Merkeze gelen ürünlerin yüzde 88'ini kurtarabildikleri bilgisini veren Akbaş, kurtaramadıkları yüzde 12'lik kısımda kalan ürünler için "Yapabilirsek 'upcycle' yapıyoruz yani o ürünleri ileri dönüşüme katarak, onlardan yeni bir ürün oluşturmaya çalışıyoruz. Hiçbir şey yapamıyorsak ürünün üzerindeki değerli bütün parçaları söküp, sonraki tadilat işlemlerinde kullanmak üzere gerekli ayrıştırmaları yaparak geri dönüşüm tesislerine yolluyoruz. Dolayısıyla atıklaşmaması gereken hiçbir şey atıklaşmıyor." ifadelerini kullandı.

Bu sosyal girişimle iş ortaklarının kayda değer gelirler elde etmelerini sağlamalarının yanı sıra yeni ürün üretimini azaltarak çevreyi korumaya katkı sağladıklarını da vurgulayan Akbaş, "Bu sayede 3 milyar litre su tüketiminin önüne geçtik.

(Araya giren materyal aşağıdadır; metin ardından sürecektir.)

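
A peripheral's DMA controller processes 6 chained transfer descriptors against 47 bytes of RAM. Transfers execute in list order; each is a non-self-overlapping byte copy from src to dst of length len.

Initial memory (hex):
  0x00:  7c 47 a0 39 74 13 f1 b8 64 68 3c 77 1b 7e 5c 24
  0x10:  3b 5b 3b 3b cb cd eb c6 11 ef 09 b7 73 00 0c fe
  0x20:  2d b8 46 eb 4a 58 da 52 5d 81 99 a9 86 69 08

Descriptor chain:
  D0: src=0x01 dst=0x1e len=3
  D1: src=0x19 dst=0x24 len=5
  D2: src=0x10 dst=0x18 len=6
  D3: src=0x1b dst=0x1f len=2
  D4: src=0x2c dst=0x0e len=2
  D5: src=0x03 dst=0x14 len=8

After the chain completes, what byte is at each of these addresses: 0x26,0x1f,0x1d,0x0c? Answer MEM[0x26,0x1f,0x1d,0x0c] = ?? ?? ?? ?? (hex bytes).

MEM[0x26,0x1f,0x1d,0x0c] = b7 3b cd 1b

D0: mem[0x1e..0x20] <- [47 a0 39]
D1: mem[0x24..0x28] <- [ef 09 b7 73 00]
D2: mem[0x18..0x1d] <- [3b 5b 3b 3b cb cd]
D3: mem[0x1f..0x20] <- [3b cb]
D4: mem[0x0e..0x0f] <- [86 69]
D5: mem[0x14..0x1b] <- [39 74 13 f1 b8 64 68 3c]
query mem[0x26]=0xb7, mem[0x1f]=0x3b, mem[0x1d]=0xcd, mem[0x0c]=0x1b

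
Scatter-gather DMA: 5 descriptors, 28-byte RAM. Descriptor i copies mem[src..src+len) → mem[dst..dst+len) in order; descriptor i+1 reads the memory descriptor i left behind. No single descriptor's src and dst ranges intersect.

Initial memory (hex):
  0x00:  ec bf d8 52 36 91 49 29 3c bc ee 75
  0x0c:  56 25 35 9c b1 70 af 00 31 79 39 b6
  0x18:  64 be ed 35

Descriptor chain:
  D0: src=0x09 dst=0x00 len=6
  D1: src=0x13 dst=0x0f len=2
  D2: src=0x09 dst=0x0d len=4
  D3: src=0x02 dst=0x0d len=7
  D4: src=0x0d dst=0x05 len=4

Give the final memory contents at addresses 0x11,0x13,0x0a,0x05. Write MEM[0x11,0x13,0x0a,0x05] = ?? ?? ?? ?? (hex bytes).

MEM[0x11,0x13,0x0a,0x05] = 49 3c ee 75

#0 dst[0x00+6] := {0xbc,0xee,0x75,0x56,0x25,0x35}
#1 dst[0x0f+2] := {0x00,0x31}
#2 dst[0x0d+4] := {0xbc,0xee,0x75,0x56}
#3 dst[0x0d+7] := {0x75,0x56,0x25,0x35,0x49,0x29,0x3c}
#4 dst[0x05+4] := {0x75,0x56,0x25,0x35}
query mem[0x11]=0x49, mem[0x13]=0x3c, mem[0x0a]=0xee, mem[0x05]=0x75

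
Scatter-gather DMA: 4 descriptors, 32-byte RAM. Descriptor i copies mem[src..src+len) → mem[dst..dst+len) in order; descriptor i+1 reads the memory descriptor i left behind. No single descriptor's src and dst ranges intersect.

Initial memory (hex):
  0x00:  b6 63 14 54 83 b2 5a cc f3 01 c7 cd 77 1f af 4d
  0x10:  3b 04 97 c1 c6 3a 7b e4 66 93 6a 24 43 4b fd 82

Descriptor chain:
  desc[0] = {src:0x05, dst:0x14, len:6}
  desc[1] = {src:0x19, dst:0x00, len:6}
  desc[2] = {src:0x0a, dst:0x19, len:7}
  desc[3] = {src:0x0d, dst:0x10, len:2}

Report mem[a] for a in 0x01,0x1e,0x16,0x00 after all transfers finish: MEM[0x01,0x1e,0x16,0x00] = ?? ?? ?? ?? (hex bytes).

  after D0: wrote 6B at 0x14 = b25accf301c7
  after D1: wrote 6B at 0x00 = c76a24434bfd
  after D2: wrote 7B at 0x19 = c7cd771faf4d3b
  after D3: wrote 2B at 0x10 = 1faf
query mem[0x01]=0x6a, mem[0x1e]=0x4d, mem[0x16]=0xcc, mem[0x00]=0xc7

MEM[0x01,0x1e,0x16,0x00] = 6a 4d cc c7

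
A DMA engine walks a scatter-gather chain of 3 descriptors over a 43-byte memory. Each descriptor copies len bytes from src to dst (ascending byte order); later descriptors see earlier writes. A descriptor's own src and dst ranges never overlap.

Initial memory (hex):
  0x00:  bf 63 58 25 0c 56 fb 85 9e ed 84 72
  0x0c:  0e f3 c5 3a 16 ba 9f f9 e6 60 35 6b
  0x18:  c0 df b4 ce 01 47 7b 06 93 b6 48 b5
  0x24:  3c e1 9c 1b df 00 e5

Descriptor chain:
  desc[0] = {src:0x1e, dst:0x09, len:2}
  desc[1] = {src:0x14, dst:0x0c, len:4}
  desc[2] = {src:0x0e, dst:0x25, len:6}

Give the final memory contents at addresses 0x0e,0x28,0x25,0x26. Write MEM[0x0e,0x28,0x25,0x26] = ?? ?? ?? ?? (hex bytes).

MEM[0x0e,0x28,0x25,0x26] = 35 ba 35 6b

  after D0: wrote 2B at 0x09 = 7b06
  after D1: wrote 4B at 0x0c = e660356b
  after D2: wrote 6B at 0x25 = 356b16ba9ff9
query mem[0x0e]=0x35, mem[0x28]=0xba, mem[0x25]=0x35, mem[0x26]=0x6b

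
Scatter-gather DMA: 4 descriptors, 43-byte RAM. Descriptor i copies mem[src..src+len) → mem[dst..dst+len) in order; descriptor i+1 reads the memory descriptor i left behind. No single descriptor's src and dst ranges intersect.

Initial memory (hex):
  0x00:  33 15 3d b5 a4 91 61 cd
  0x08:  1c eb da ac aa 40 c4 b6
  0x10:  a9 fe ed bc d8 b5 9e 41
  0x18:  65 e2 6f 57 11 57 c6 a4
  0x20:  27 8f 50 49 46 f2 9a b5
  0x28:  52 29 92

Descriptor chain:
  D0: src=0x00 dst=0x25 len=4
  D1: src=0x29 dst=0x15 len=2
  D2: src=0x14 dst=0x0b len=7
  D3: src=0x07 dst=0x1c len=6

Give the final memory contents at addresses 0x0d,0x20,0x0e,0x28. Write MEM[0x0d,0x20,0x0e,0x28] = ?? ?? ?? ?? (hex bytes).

MEM[0x0d,0x20,0x0e,0x28] = 92 d8 41 b5

[0] 0x00->0x25 len=4 : 33 15 3d b5
[1] 0x29->0x15 len=2 : 29 92
[2] 0x14->0x0b len=7 : d8 29 92 41 65 e2 6f
[3] 0x07->0x1c len=6 : cd 1c eb da d8 29
query mem[0x0d]=0x92, mem[0x20]=0xd8, mem[0x0e]=0x41, mem[0x28]=0xb5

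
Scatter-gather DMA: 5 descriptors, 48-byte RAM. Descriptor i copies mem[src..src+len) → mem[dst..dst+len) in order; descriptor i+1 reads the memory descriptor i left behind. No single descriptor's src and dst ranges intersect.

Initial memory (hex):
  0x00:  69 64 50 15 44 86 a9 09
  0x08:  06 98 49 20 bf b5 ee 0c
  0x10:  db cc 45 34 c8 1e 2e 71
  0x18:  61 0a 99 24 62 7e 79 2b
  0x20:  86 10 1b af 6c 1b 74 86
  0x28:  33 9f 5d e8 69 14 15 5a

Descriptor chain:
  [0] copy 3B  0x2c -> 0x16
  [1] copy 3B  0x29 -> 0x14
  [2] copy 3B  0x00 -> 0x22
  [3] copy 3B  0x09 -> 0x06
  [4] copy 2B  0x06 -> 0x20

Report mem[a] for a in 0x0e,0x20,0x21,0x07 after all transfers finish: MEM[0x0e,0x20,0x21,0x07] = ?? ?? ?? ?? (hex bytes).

#0 dst[0x16+3] := {0x69,0x14,0x15}
#1 dst[0x14+3] := {0x9f,0x5d,0xe8}
#2 dst[0x22+3] := {0x69,0x64,0x50}
#3 dst[0x06+3] := {0x98,0x49,0x20}
#4 dst[0x20+2] := {0x98,0x49}
query mem[0x0e]=0xee, mem[0x20]=0x98, mem[0x21]=0x49, mem[0x07]=0x49

MEM[0x0e,0x20,0x21,0x07] = ee 98 49 49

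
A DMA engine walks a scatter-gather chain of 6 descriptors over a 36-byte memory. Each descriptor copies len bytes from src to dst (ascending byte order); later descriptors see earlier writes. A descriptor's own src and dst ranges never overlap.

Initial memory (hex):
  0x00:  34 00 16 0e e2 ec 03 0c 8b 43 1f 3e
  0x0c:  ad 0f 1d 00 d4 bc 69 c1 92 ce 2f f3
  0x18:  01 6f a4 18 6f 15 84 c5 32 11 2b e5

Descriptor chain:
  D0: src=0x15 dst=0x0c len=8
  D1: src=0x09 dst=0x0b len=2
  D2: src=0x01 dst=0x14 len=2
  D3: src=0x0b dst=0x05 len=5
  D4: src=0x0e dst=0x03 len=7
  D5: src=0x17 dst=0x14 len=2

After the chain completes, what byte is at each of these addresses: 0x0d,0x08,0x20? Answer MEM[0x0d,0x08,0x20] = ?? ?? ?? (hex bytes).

MEM[0x0d,0x08,0x20] = 2f 6f 32

  after D0: wrote 8B at 0x0c = ce2ff3016fa4186f
  after D1: wrote 2B at 0x0b = 431f
  after D2: wrote 2B at 0x14 = 0016
  after D3: wrote 5B at 0x05 = 431f2ff301
  after D4: wrote 7B at 0x03 = f3016fa4186f00
  after D5: wrote 2B at 0x14 = f301
query mem[0x0d]=0x2f, mem[0x08]=0x6f, mem[0x20]=0x32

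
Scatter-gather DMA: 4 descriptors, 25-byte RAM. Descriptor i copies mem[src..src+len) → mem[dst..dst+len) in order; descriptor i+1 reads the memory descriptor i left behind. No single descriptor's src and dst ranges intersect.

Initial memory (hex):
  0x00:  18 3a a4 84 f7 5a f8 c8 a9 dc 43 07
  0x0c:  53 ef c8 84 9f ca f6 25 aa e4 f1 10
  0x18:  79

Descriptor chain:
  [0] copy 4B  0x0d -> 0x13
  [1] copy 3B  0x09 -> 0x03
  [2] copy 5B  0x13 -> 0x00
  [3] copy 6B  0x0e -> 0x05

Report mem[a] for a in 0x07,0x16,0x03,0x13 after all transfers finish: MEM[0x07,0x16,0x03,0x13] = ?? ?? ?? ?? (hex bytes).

MEM[0x07,0x16,0x03,0x13] = 9f 9f 9f ef

D0: mem[0x13..0x16] <- [ef c8 84 9f]
D1: mem[0x03..0x05] <- [dc 43 07]
D2: mem[0x00..0x04] <- [ef c8 84 9f 10]
D3: mem[0x05..0x0a] <- [c8 84 9f ca f6 ef]
query mem[0x07]=0x9f, mem[0x16]=0x9f, mem[0x03]=0x9f, mem[0x13]=0xef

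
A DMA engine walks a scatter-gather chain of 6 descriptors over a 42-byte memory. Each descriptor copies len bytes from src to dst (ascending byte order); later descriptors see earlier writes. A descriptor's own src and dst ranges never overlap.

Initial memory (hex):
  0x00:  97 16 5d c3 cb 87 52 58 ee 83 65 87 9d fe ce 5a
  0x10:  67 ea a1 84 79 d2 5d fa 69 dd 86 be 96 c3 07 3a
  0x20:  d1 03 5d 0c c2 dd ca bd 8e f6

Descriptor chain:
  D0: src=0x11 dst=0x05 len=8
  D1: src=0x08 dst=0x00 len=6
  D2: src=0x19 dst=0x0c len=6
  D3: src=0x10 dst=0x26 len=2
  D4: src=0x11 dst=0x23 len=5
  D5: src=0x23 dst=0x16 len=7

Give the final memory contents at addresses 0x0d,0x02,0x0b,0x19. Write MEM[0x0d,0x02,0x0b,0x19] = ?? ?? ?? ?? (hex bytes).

MEM[0x0d,0x02,0x0b,0x19] = 86 5d fa 79

  after D0: wrote 8B at 0x05 = eaa18479d25dfa69
  after D1: wrote 6B at 0x00 = 79d25dfa69fe
  after D2: wrote 6B at 0x0c = dd86be96c307
  after D3: wrote 2B at 0x26 = c307
  after D4: wrote 5B at 0x23 = 07a18479d2
  after D5: wrote 7B at 0x16 = 07a18479d28ef6
query mem[0x0d]=0x86, mem[0x02]=0x5d, mem[0x0b]=0xfa, mem[0x19]=0x79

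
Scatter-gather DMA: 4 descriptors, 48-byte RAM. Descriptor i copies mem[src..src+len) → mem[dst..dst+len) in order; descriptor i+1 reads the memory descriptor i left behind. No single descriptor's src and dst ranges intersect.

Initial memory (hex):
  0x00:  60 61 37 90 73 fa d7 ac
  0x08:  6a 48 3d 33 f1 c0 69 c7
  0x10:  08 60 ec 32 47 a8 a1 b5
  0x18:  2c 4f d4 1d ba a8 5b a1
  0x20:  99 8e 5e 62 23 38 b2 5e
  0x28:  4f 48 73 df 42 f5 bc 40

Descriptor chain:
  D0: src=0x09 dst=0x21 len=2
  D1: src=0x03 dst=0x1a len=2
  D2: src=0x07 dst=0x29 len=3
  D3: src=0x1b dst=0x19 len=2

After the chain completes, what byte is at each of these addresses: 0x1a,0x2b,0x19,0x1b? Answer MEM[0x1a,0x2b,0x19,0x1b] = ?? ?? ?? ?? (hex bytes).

  after D0: wrote 2B at 0x21 = 483d
  after D1: wrote 2B at 0x1a = 9073
  after D2: wrote 3B at 0x29 = ac6a48
  after D3: wrote 2B at 0x19 = 73ba
query mem[0x1a]=0xba, mem[0x2b]=0x48, mem[0x19]=0x73, mem[0x1b]=0x73

MEM[0x1a,0x2b,0x19,0x1b] = ba 48 73 73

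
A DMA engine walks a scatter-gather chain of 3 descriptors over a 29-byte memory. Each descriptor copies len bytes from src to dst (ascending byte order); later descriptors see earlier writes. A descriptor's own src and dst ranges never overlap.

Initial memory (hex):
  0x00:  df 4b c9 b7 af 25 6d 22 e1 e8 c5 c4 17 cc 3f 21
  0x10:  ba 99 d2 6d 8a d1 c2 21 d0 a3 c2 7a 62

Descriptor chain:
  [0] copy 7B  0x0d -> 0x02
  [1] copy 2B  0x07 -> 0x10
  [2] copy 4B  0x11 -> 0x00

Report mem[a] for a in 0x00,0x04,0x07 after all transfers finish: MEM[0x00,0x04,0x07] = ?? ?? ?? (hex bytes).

[0] 0x0d->0x02 len=7 : cc 3f 21 ba 99 d2 6d
[1] 0x07->0x10 len=2 : d2 6d
[2] 0x11->0x00 len=4 : 6d d2 6d 8a
query mem[0x00]=0x6d, mem[0x04]=0x21, mem[0x07]=0xd2

MEM[0x00,0x04,0x07] = 6d 21 d2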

Arka tarafındaki tonlarca karbon emisyonundan ve diğer enerji sarfiyatlarından bahsetmiyorum bile." değerlendirmesinde bulundu.

Şu anda sadece partner markalarla çalıştıklarını fakat nihai amaçlarının tüm kullanıcıları dahil ederek herkesin, kullanmadıkları için atıl hale gelen ürünlerini tekrar ekonomiye kazandırabileceği modeller geliştirmek olduğunu belirten Akbaş, yakın zamanda bu hedeflerini gerçekleştirmek için yeni girişimlerde bulunacaklarını dile getirdi.

Yeni projelerinden bahseden Akbaş sözlerini şöyle tamamladı:

"Marka ortaklarımızla beraber biz genel sorunun yüzde 30'unu çözmeye başladık oysa yüzde 70'lik kısım, sizin benim dolaplarımızda duran atıl ürünler, hala bir yerlerde ve bizim gibi bir 'kahraman' bekliyor. İstanbul'un önde gelen alışveriş merkezlerinden birinde Türkiye'nin ilk döngüsel mağazasını açacağız. İkinci olarak da aslında geliştirdiğimiz teknolojiyi ve altyapıyı sadece moda ürünlerinde değil elektronik, teknoloji, beyaz eşya, küçük ev aletleri, mekanik araç gereçler gibi fark farklı iş modelleri için de yapabileceğimizi fark ettik. Burayı farklı ürün gruplarına da dahil olan daha kapsamlı bir döngüsel ekonomi merkezi haline getirmek istiyoruz."